Gauger details some of the ambiguities, but I’m not sure I would label all of them with that title. There are several cross-currents moving above and beneath the surface of the novel, the biggest of which is the noted spread of Communism at the same time as the spread of a “deadly and unstoppable plague.” Jasieński provides a catastrophe as necessary in order to implement a successful communist society, one that will soon repeat in Lyon. Deeper than the subtle message that death and communism spread together is his implied (intended or not) verdict that communism has to be separated from the rest of the world in order to thrive. A deeper ambiguity appears in Pierre’s judgment about the communists around him in prison from a statement that could be read in two different ways depending on the identity of “They” starting the second sentence:
No, these people [political prisoners] don’t know how to hate! They have heaps of plans for replacing one machine with another. Replace this one with that, and again they spin circles, cogs mesh with cogs, they pull, drag, carry the defenseless human splinters and again they’ll bloody their hands on the black spokes of the wheels, these terror-crazed Pierres, incapable of stopping the wheels, or stalling them for even a second.
Meet the new boss? Or replace the system since fighting against the machinery will be futile? Even with that uncertainty, what isn’t ambiguous is Jasieński’s belief that communism should prevail and that society would be…well, I’ll let you read (and I will resist further, obvious comments):
Where once the Place de la Concorde had stretched with a measureless sheet of polished asphalt, from La Madeleine to the Chambre des Députés, from Champs-Elysées to the Tuileries, a meadow of ripe grain now rippled in the gentle southerly wind. This grain was being gathered by mechanized harvesters driven by brawny, tanned men in white undershirts.
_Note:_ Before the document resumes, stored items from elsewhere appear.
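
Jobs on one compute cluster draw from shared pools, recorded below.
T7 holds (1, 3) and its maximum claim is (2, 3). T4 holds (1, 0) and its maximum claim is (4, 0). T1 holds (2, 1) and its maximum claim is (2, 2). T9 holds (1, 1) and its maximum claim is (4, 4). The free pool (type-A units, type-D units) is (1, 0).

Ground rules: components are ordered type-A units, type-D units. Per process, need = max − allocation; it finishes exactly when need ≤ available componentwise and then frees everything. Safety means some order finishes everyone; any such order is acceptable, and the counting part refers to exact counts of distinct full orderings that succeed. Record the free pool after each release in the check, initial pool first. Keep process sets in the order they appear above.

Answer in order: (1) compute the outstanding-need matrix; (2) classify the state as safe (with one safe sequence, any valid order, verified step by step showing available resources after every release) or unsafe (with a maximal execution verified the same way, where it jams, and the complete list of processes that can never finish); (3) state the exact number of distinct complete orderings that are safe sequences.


(1) Outstanding need per process (order type-A units, type-D units):
  T7: (1, 0)
  T4: (3, 0)
  T1: (0, 1)
  T9: (3, 3)
(2) SAFE, for example via the order T7, T1, T9, T4.
Key observation: reading the order forward, T7 is the first process whose need (1, 0) meets the free pool (1, 0) exactly on a resource it requests.
Walking it through:
  pool = (1, 0)
  run T7 (needs (1, 0), free (1, 0)); after release of (1, 3) the pool is (2, 3)
  run T1 (needs (0, 1), free (2, 3)); after release of (2, 1) the pool is (4, 4)
  run T9 (needs (3, 3), free (4, 4)); after release of (1, 1) the pool is (5, 5)
  run T4 (needs (3, 0), free (5, 5)); after release of (1, 0) the pool is (6, 5)
(3) Precisely 2 of the possible complete orderings are safe sequences.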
Men and women dressed in the same light harvesting clothes were nimbly piling the ready sheaves onto a waiting truck. At the edges of the field on all sides, women rested and breast-fed their infants.
Outside of the communist propaganda, Jasieński proves to be very sympathetic to individuals as he explores their humanity and ability to do the right thing regardless of ideology. He also emphasizes the ties of brotherhood, heavy-handed at times such as the case of Boris and Sergai, Russian brothers from the Red and White sides. In addition, Jasieński isn’t afraid to detail human failings without regard to ideology. The anti-Semitism Jasieński highlights isn’t limited to Capt. Solomin (which Gauger points out) but occurs in the Soviet and American camps as well.
I Burn Paris book may not be the masterpiece claimed but it has a lot to recommend. Jasieński’s language can be hypnotic at times as the reader has to decipher familiar things described in an absurd or bizarre manner as details in a world where the individual is of no concern to those in power. Fortunately not everything depends on propaganda and Jasieński can provide layers of meaning, sometimes clear but often ambiguous. Pierre's descent into madness are, as Gauger notes, a compelling section. Jasieński also focuses on the difference that brief moments can make in a life, whether through actions taken or images retained, both of which can propel an individual to greater achievements. The fantastic and bizarre that Jasieński describes, both in subject and description, makes for a thoughtful, disturbing read.